沈繼良是被打暈了扔進后備箱的,一棍子砸頭上,當場就沒了意識。
蘇文榮最后見他的畫面,是他滿頭滿臉的血。
現在謝疏風回頭看,她也跟著回頭。
看不到沈繼良,但她一下子回神了,想起后備箱里還塞了個人,趕緊顫抖著聲音問,“你要干什么,你要弄死他嗎?”
她語氣不是擔心,聽著更像害怕。
蘇文榮又說,“你身上本來就背著案子,現在詐死,肯定是想逃避法律制裁,找個地方安安穩穩過以后生活的吧,你要是鬧出大動靜,可就逃不了了。”
話說完,她閉了閉眼,強壓下恐懼,“你還活著,還挺厲害。”
當初謝疏風的死訊還是沈繼良先知道的,他刷新聞刷到了。
最開始不是很確定,給她看。
她也不確定,打給了謝應則。
謝應則正在青城配合警方調查,給了她確定的消息,也說了謝疏風犯過很多事,都是能把天捅出個窟窿的案子。
說實話,她當時是很懵的,同床共枕那么多年,她居然什么都不知道。
謝疏風把她瞞得死死的。
這個男人不只是冷心冷肺,原來還喪心病狂。
如今對方找上她,她怕得很,怕得全身直哆嗦,怕的呼吸不順暢,怕的話都說不利索,上下牙直磕碰。
謝疏風一眼就看出了她心中所想,“怎么,怕死啊。”
蘇文榮被他的話嚇一跳,“死?”
她趕緊說,“我怕你、我怕你遇到麻煩。”
這話說的她自己都不信,她找補著繼續,“我們那么多年的夫妻感情,我、我只是擔心你。”
謝疏風像是聽到了什么好笑的話,轉過身去坐正,“這么多年,還是沒改掉你虛偽的本性。”
蘇文榮聞身子一僵,不說話了。
他們住的地方本來就偏,如今車子也并非往市區開,而是朝著更偏遠的地方。
蘇文榮轉身往外看,周圍越來越荒涼,她內心的恐懼也越來越深,忍不住問,“你這是要帶我們去哪兒?”
謝疏風沒說話,靠著椅背閉上眼。
能看得出他也是疲憊的,雖說人還淡定,氣場跟從前一樣,可狀態卻完全不同了。
他鬢邊叢叢白發。
以前也是有的,蘇文榮會給他定期焗黑。
如今估計是顧不上,白發一出,人就顯得蒼老,再加上他眼底發青,明顯沒睡好,狀態跟從前比,差的不是一星半點。

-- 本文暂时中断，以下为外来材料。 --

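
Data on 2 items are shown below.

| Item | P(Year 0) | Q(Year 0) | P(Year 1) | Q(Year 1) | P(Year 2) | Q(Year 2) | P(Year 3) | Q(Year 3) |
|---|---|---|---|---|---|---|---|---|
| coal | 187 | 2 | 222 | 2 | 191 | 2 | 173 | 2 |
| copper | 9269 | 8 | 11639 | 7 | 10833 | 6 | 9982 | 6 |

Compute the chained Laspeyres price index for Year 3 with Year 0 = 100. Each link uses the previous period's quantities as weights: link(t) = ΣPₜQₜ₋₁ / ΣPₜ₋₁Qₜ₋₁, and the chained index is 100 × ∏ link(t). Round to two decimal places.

107.61

Link Year 0→Year 1:
ΣP(Year 1)Q(Year 0) = 222×2 + 11639×8 = 444 + 93112 = 93556
ΣP(Year 0)Q(Year 0) = 187×2 + 9269×8 = 374 + 74152 = 74526
link = 93556/74526 = 1.255347
Link Year 1→Year 2:
ΣP(Year 2)Q(Year 1) = 191×2 + 10833×7 = 382 + 75831 = 76213
ΣP(Year 1)Q(Year 1) = 222×2 + 11639×7 = 444 + 81473 = 81917
link = 76213/81917 = 0.930369
Link Year 2→Year 3:
ΣP(Year 3)Q(Year 2) = 173×2 + 9982×6 = 346 + 59892 = 60238
ΣP(Year 2)Q(Year 2) = 191×2 + 10833×6 = 382 + 64998 = 65380
link = 60238/65380 = 0.921352
Chained index = 100 × 1.255347 × 0.930369 × 0.921352 = 107.6080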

他不說話,蘇文榮也就不敢問了,只是一顆心七上八下,想起了后備箱里的沈繼良。
謝疏風帶人過來敲門時,他們倆還在爭吵。
昨晚就已經把家給砸了,倆人回兩個小房間休息,今天出來碰了面,繼續吵,然后把對方房間也給砸了。
正在吵著,有人敲門,他們倆就都以為是隔壁的鄰居。
以往他們吵得厲害,鄰居老太太也會過來敲門,提醒他們小聲點,說她家孫子在睡覺,都被他倆爭吵的聲音給弄醒了。
這一次倆人誰都沒多想,過去就把門給打開了。
門一開,外邊的人沖了進來,第一個先控制住了她,然后就去把沈繼良給按住了。
她那個時候是懵的,還沒反應過來,就見門外又有人慢慢悠悠進來。
謝疏風。
她都以為他看錯了。
他死亡的消息真真切切,怎么人還好端端的站在了她面前。
沈繼良跟她是一樣的反應,一臉驚訝的看著慢慢走到面前的謝疏風。
謝疏風把他上下打量一番,視線在他跛著的那只腳上多停留了幾秒。
他什么都沒說,卻還是刺激到了沈繼良。
本來倆人就有仇,沈繼良反應過來后就嗷嗷開始罵,罵謝疏風窩囊廢,老婆被人撬了,被人睡了,說他是個綠毛龜,綠帽子被他戴了一頂又一頂。
謝疏風并未被他激怒,只是轉身打量被砸得稀巴爛的家。
蘇文榮清楚的在他臉上看出了嘲諷。
之后還沒等她開口說什么,已經有人掄起準備好的木棍,一棍下去,沈繼良徹底消停。